Indeed, her Icelandic roots often show: “In Iceland, everything revolves around nature, 24 hours a day. Earthquakes, snowstorms, rain, ice, volcanic eruptions, geysers,” she told Dutch Magazine Oor in 1997, upon the release of Homogenic. “But at the other hand, Iceland is incredibly modern; everything is hi-tech.” This is also the same woman who, while describing an Icelandic landscape—illuminated by the northern lights and “with the lava fields cackling below”—designated it “really techno.”

Since Biophilia, Björk’s nature-centricity has formed a growing part of her visual aesthetic—worn on her sleeves and in particular, her face. Key to that is her working relationship with Reykjavík and New York-based embroidery artist James Merry, the man responsible for the headpieces and masks she donned to tour 2015’s Vulnicura and to dress up last year’s Utopia.

And she couldn’t have picked a finer, more sympathetic collaborator: Merry’s work mines the fluid lines of nature, often synthesizing them with the sinewy articulation of the human body to produce impossible incarnations. For one, his 2012 book, Anatomies, featured such unearthly illustrations as magnolias growing out of a human heart, a fuschia from a tear duct. “I was fascinated by that overlap between botanical and anatomical,” he’s said. “It’s always such a lush place, where two seemingly different worlds can overlap.”

Utopia by Björk, 2017, face piece by James Merry, photography by Jesse Kanda.

His world, too, overlapped perfectly with Björk’s with the release of Utopia. While the earlier masks he hand-embroidered for her borrowed from animals forms (as on the “Moth” and “Medusa” headpieces), his latest silicone-sculpted pieces head into “floral, anatomical territory; something orchid-like,” he said, “alien, sexual.” Exactly: the album’s cover, photographed by Jesse Kanda, featured such a silicone and pearl mask with folds and contours emulating both floral and female anatomy.
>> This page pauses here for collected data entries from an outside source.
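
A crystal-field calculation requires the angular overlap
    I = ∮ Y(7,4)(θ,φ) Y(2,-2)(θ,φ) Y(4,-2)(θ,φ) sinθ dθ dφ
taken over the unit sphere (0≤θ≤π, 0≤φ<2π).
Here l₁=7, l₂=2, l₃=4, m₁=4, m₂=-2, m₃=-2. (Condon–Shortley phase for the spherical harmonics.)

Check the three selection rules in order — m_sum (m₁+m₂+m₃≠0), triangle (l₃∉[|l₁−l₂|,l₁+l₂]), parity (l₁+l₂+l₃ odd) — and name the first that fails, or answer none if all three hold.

triangle

m₁+m₂+m₃ = 4 − 2 − 2 = 0  ✓
triangle: |7−2|=5 ≤ l₃=4 ≤ 7+2=9  ✗
parity: l₁+l₂+l₃ = 13 is odd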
The overall effect is beautifully eerie—our Björk as an unnatural being built with natural parts.  

Iterations of these face pieces also show up in the videos for “Utopia,” which saw Björk frolicking in an alien-scape in futuristic woodland sylph mode, and “The Gate,” in which she transformed into some manner of holographic fairy, her mien framed with drooping petals. The latter video’s featured headpiece, explained James, “was an attempt to mimic that sort of winding intertwined energy crowning the head, but crossed with a white lotus-type lightness, like some sort of alien orchid.”

Video for “Utopia” by Björk, 2017, directed by Warren Du Preez and Nick Thornton Jones.
Video for “The Gate” by Björk, 2017, directed by Andrew Thomas Huang.

More silicone-made orchid forms sprang up across Utopia’s promotional material: on the leafy creation sprouting off Björk’s face on the video announcement of the album release, on the overgrown, filament-dotted “Ghost Orchid,” and on the intricate “Mouth Orchid,” pictured on the cover of W Magazine’s October 2017 edition, which flowers out of her mouth. However much these figures have been culled from earth’s flora and fauna, in Merry’s hands and on Björk’s face, they are here distorted to paranormal dimensions—the natural becomes the super-natural.

Björk wearing “Ghost Orchid” face piece by James Merry, 2017, photography by Santiago Felipe.

This being Björk, after all, her idea of nature has never been all that down-to-earth in the first place. Heavily mediated by craft and technology, her natural world borrows from the surreal, her organisms emerge from an alien imagination, and her terrains look, well, very techno. And this being Björk, it’s not like her to simply paint us a pretty picture of this strange, unlikely landscape; instead, on Utopia and with help from Merry, she becomes it.